Monday, December 10, 2007

The Young Stars of "The Kite Runner" Moved To A Secret Location After Receiving Death Threats



The Young Stars of "The Kite Runner" Moved To A Secret Location After Receiving Death Threats

By Steven Zeitchik

LOS ANGELES (Hollywood Reporter) - The young stars of "The Kite Runner" may have been moved to a secret location after receiving death threats, but now the tricky part really begins for the film's distributor: Packaging a foreign-language movie with weighty themes and no stars as a mainstream release.

The DreamWorks production, which is being released through Paramount Vantage, the Afghanistan- and U.S.-set tale opens Friday in limited release before expanding during the coming weeks. And it poses one of the most fraught challenges of any movie this fall as Paramount Pictures' specialty division tries to turn what was an unlikely best-seller about friendship and ethnic strife into a big-screen blockbuster.

Hovering over it is a Vantage release from earlier in the year, "A Mighty Heart," which took on a similar part of the world with more obvious commercial elements (Angelina Jolie and a ubiquitous Mariane Pearl) but earned just $15 million at the box office.
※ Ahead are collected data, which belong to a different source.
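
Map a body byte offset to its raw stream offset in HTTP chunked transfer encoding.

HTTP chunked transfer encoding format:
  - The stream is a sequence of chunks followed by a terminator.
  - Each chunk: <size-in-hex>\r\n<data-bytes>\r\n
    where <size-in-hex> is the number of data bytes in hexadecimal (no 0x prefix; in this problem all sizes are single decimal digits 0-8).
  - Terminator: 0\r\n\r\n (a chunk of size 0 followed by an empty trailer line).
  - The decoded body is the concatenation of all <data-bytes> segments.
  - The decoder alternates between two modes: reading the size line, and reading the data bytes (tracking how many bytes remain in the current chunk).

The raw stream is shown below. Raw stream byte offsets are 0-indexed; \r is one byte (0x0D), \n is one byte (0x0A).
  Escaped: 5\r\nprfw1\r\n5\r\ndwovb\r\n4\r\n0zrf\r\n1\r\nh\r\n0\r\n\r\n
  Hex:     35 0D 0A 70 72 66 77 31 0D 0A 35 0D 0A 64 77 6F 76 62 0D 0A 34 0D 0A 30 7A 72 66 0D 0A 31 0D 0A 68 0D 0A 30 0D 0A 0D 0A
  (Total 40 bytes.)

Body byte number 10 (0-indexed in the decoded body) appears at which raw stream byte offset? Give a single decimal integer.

Chunk 1: stream[0..1]='5' size=0x5=5, data at stream[3..8]='prfw1' -> body[0..5], body so far='prfw1'
Chunk 2: stream[10..11]='5' size=0x5=5, data at stream[13..18]='dwovb' -> body[5..10], body so far='prfw1dwovb'
Chunk 3: stream[20..21]='4' size=0x4=4, data at stream[23..27]='0zrf' -> body[10..14], body so far='prfw1dwovb0zrf'
Chunk 4: stream[29..30]='1' size=0x1=1, data at stream[32..33]='h' -> body[14..15], body so far='prfw1dwovb0zrfh'
Chunk 5: stream[35..36]='0' size=0 (terminator). Final body='prfw1dwovb0zrfh' (15 bytes)
Body byte 10 at stream offset 23

Answer: 23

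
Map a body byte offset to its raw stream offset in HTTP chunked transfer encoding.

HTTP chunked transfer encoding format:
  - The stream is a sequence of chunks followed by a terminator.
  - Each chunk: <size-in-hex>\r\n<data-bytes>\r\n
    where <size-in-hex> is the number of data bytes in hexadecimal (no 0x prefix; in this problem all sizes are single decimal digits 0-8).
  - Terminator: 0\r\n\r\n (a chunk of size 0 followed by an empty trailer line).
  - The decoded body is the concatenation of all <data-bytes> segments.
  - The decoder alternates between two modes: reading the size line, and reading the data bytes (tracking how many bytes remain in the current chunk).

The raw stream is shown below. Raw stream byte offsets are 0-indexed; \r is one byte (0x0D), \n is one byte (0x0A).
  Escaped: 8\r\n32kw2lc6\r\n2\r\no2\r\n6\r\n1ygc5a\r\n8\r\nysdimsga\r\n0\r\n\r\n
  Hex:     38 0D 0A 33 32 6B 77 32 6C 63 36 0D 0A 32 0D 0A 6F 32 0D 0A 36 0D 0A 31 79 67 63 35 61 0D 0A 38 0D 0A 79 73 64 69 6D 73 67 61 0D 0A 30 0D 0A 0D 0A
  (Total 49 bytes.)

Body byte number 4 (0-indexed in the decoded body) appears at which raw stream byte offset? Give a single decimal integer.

Chunk 1: stream[0..1]='8' size=0x8=8, data at stream[3..11]='32kw2lc6' -> body[0..8], body so far='32kw2lc6'
Chunk 2: stream[13..14]='2' size=0x2=2, data at stream[16..18]='o2' -> body[8..10], body so far='32kw2lc6o2'
Chunk 3: stream[20..21]='6' size=0x6=6, data at stream[23..29]='1ygc5a' -> body[10..16], body so far='32kw2lc6o21ygc5a'
Chunk 4: stream[31..32]='8' size=0x8=8, data at stream[34..42]='ysdimsga' -> body[16..24], body so far='32kw2lc6o21ygc5aysdimsga'
Chunk 5: stream[44..45]='0' size=0 (terminator). Final body='32kw2lc6o21ygc5aysdimsga' (24 bytes)
Body byte 4 at stream offset 7

Answer: 7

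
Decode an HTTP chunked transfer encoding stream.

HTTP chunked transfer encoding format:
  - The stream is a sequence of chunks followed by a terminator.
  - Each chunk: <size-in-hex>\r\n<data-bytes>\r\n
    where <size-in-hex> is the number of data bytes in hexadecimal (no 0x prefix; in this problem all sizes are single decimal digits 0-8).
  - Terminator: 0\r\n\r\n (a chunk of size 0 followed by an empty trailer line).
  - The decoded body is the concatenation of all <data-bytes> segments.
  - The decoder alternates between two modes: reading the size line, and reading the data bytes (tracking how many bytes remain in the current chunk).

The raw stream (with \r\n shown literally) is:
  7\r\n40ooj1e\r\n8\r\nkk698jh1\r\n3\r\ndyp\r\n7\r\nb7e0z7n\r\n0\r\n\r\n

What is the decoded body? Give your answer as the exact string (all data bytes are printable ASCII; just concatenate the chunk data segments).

Answer: 40ooj1ekk698jh1dypb7e0z7n

Derivation:
Chunk 1: stream[0..1]='7' size=0x7=7, data at stream[3..10]='40ooj1e' -> body[0..7], body so far='40ooj1e'
Chunk 2: stream[12..13]='8' size=0x8=8, data at stream[15..23]='kk698jh1' -> body[7..15], body so far='40ooj1ekk698jh1'
Chunk 3: stream[25..26]='3' size=0x3=3, data at stream[28..31]='dyp' -> body[15..18], body so far='40ooj1ekk698jh1dyp'
Chunk 4: stream[33..34]='7' size=0x7=7, data at stream[36..43]='b7e0z7n' -> body[18..25], body so far='40ooj1ekk698jh1dypb7e0z7n'
Chunk 5: stream[45..46]='0' size=0 (terminator). Final body='40ooj1ekk698jh1dypb7e0z7n' (25 bytes)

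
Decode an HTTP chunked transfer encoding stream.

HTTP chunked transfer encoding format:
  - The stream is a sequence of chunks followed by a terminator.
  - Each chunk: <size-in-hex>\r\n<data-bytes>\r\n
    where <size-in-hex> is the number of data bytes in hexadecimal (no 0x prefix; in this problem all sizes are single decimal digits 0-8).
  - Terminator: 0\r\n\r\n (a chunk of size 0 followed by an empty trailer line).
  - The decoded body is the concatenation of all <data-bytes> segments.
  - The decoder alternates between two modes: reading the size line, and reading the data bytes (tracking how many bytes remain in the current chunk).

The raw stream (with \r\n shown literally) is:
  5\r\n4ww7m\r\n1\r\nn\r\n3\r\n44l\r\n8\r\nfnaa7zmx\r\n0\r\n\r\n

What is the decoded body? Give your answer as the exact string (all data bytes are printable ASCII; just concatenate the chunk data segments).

Chunk 1: stream[0..1]='5' size=0x5=5, data at stream[3..8]='4ww7m' -> body[0..5], body so far='4ww7m'
Chunk 2: stream[10..11]='1' size=0x1=1, data at stream[13..14]='n' -> body[5..6], body so far='4ww7mn'
Chunk 3: stream[16..17]='3' size=0x3=3, data at stream[19..22]='44l' -> body[6..9], body so far='4ww7mn44l'
Chunk 4: stream[24..25]='8' size=0x8=8, data at stream[27..35]='fnaa7zmx' -> body[9..17], body so far='4ww7mn44lfnaa7zmx'
Chunk 5: stream[37..38]='0' size=0 (terminator). Final body='4ww7mn44lfnaa7zmx' (17 bytes)

Answer: 4ww7mn44lfnaa7zmx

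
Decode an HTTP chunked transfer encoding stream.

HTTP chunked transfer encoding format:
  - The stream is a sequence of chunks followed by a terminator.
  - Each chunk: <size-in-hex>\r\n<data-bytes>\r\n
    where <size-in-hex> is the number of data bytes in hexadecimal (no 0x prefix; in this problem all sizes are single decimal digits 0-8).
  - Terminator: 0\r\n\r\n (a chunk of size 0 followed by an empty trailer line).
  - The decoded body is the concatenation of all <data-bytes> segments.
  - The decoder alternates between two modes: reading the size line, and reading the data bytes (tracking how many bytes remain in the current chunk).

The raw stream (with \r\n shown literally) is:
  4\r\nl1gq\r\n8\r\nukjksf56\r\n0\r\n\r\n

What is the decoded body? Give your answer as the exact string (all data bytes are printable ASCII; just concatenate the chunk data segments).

Chunk 1: stream[0..1]='4' size=0x4=4, data at stream[3..7]='l1gq' -> body[0..4], body so far='l1gq'
Chunk 2: stream[9..10]='8' size=0x8=8, data at stream[12..20]='ukjksf56' -> body[4..12], body so far='l1gqukjksf56'
Chunk 3: stream[22..23]='0' size=0 (terminator). Final body='l1gqukjksf56' (12 bytes)

Answer: l1gqukjksf56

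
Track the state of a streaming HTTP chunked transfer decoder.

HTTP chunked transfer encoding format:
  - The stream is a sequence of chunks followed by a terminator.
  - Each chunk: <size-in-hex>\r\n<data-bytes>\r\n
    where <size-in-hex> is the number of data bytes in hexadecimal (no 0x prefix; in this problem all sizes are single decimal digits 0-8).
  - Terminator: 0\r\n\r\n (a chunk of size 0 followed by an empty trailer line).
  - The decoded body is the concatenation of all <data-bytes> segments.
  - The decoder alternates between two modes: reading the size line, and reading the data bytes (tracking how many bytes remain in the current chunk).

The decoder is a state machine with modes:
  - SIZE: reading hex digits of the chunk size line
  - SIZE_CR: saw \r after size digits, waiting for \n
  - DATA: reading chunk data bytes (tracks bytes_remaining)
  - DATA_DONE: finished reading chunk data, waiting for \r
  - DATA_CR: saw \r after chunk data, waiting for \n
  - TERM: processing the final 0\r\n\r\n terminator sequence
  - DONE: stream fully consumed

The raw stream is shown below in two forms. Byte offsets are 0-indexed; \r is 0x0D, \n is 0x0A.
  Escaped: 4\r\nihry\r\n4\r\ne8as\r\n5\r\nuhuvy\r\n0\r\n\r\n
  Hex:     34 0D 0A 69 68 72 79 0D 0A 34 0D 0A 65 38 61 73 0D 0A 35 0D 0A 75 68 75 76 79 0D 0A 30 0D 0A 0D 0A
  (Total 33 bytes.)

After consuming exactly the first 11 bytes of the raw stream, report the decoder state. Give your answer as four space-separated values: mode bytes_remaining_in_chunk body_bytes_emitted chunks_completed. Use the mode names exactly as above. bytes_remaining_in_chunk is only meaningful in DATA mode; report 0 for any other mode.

Byte 0 = '4': mode=SIZE remaining=0 emitted=0 chunks_done=0
Byte 1 = 0x0D: mode=SIZE_CR remaining=0 emitted=0 chunks_done=0
Byte 2 = 0x0A: mode=DATA remaining=4 emitted=0 chunks_done=0
Byte 3 = 'i': mode=DATA remaining=3 emitted=1 chunks_done=0
Byte 4 = 'h': mode=DATA remaining=2 emitted=2 chunks_done=0
Byte 5 = 'r': mode=DATA remaining=1 emitted=3 chunks_done=0
Byte 6 = 'y': mode=DATA_DONE remaining=0 emitted=4 chunks_done=0
Byte 7 = 0x0D: mode=DATA_CR remaining=0 emitted=4 chunks_done=0
Byte 8 = 0x0A: mode=SIZE remaining=0 emitted=4 chunks_done=1
Byte 9 = '4': mode=SIZE remaining=0 emitted=4 chunks_done=1
Byte 10 = 0x0D: mode=SIZE_CR remaining=0 emitted=4 chunks_done=1

Answer: SIZE_CR 0 4 1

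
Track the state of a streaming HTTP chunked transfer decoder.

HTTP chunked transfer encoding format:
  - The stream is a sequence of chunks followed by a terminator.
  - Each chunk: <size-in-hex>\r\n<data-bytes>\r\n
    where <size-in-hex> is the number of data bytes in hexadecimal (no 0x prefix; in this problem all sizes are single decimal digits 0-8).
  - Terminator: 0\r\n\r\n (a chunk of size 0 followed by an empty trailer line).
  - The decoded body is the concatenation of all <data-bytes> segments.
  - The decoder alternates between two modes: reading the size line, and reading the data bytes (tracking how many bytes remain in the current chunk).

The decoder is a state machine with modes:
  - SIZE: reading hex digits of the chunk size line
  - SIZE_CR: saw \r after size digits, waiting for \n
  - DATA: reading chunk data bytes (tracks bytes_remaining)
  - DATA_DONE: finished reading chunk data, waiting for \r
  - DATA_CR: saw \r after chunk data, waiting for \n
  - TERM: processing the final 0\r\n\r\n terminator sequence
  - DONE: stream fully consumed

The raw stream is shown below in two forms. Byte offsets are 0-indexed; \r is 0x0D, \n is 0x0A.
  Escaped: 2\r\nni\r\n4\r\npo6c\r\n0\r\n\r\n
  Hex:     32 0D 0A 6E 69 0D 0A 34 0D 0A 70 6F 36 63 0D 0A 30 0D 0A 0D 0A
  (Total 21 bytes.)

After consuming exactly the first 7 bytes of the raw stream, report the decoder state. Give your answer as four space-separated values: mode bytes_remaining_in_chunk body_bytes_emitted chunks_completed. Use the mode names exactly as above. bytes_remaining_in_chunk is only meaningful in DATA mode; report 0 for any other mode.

Byte 0 = '2': mode=SIZE remaining=0 emitted=0 chunks_done=0
Byte 1 = 0x0D: mode=SIZE_CR remaining=0 emitted=0 chunks_done=0
Byte 2 = 0x0A: mode=DATA remaining=2 emitted=0 chunks_done=0
Byte 3 = 'n': mode=DATA remaining=1 emitted=1 chunks_done=0
Byte 4 = 'i': mode=DATA_DONE remaining=0 emitted=2 chunks_done=0
Byte 5 = 0x0D: mode=DATA_CR remaining=0 emitted=2 chunks_done=0
Byte 6 = 0x0A: mode=SIZE remaining=0 emitted=2 chunks_done=1

Answer: SIZE 0 2 1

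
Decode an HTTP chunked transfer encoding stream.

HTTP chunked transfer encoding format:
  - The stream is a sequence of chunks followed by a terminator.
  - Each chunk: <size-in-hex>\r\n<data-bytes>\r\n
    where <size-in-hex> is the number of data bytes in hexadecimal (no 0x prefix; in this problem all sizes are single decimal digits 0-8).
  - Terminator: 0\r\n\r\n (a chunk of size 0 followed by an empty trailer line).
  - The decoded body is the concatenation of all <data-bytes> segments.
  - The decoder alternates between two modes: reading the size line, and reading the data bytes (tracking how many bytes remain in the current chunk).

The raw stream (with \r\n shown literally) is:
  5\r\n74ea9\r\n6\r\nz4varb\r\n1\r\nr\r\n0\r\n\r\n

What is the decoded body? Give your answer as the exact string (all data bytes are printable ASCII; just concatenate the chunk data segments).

Chunk 1: stream[0..1]='5' size=0x5=5, data at stream[3..8]='74ea9' -> body[0..5], body so far='74ea9'
Chunk 2: stream[10..11]='6' size=0x6=6, data at stream[13..19]='z4varb' -> body[5..11], body so far='74ea9z4varb'
Chunk 3: stream[21..22]='1' size=0x1=1, data at stream[24..25]='r' -> body[11..12], body so far='74ea9z4varbr'
Chunk 4: stream[27..28]='0' size=0 (terminator). Final body='74ea9z4varbr' (12 bytes)

Answer: 74ea9z4varbr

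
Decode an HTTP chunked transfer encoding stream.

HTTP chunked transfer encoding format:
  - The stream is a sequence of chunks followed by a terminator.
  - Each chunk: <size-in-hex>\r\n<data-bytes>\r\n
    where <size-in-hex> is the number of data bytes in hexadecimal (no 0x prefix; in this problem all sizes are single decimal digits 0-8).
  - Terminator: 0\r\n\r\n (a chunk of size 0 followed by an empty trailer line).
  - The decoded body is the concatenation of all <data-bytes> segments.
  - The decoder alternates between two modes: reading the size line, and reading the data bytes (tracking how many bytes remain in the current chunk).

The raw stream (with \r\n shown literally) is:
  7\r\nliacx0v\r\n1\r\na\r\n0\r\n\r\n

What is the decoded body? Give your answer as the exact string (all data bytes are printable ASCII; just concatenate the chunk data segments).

Chunk 1: stream[0..1]='7' size=0x7=7, data at stream[3..10]='liacx0v' -> body[0..7], body so far='liacx0v'
Chunk 2: stream[12..13]='1' size=0x1=1, data at stream[15..16]='a' -> body[7..8], body so far='liacx0va'
Chunk 3: stream[18..19]='0' size=0 (terminator). Final body='liacx0va' (8 bytes)

Answer: liacx0va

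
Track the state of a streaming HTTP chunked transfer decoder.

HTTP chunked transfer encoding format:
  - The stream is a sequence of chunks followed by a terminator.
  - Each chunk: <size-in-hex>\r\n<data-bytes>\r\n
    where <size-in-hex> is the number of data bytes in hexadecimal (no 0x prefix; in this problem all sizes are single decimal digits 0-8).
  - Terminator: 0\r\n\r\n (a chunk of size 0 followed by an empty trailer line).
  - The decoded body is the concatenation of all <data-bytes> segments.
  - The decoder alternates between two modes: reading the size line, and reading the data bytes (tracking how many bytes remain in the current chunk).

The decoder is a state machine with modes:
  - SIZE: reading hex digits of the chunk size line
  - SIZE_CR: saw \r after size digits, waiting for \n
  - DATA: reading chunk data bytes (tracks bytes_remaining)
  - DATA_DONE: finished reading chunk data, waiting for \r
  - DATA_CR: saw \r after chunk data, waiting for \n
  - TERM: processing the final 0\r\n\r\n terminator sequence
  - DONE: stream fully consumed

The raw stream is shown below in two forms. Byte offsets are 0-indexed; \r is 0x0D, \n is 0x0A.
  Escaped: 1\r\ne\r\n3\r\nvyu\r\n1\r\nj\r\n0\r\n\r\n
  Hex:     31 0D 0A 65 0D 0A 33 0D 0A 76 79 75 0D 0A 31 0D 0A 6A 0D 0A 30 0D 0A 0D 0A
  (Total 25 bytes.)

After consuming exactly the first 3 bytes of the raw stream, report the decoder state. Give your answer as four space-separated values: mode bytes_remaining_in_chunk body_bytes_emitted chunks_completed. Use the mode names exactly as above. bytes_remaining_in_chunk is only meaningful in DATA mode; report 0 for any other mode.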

The result has been to make "Kite Runner" a marketing anomaly, with the company taking a grassroots approach that has focused on elements most major rollouts ignore.
It has hosted dozens of screenings for book clubs and in the heartland (literally, in the case of the Heartland Film Festival in Indianapolis); has embraced an unusual publicity figure in Khaled Hosseini, who wrote the book on which the movie is based; and thrown fundraisers with Afghani expats.

Vantage has embarked on its campaign with a dearth of TV spots and trailers. "The English-language portions of the film don't lend themselves to clips, and the Dari (language) will put some people off, so word-of-mouth is all you have," said one executive with knowledge of the campaign.

Or as an executive at another studio said: "The only thing you can do with a movie like this is screen the hell out of it."

In a way, Vantage was put in this position because of circumstances beyond its control. Eager to avoid the wide release of "Mighty Heart," the company planned a slow burn for the Marc Forster picture, with "Kite Runner" slotted for an early November opening and then carefully rolling out through year's end.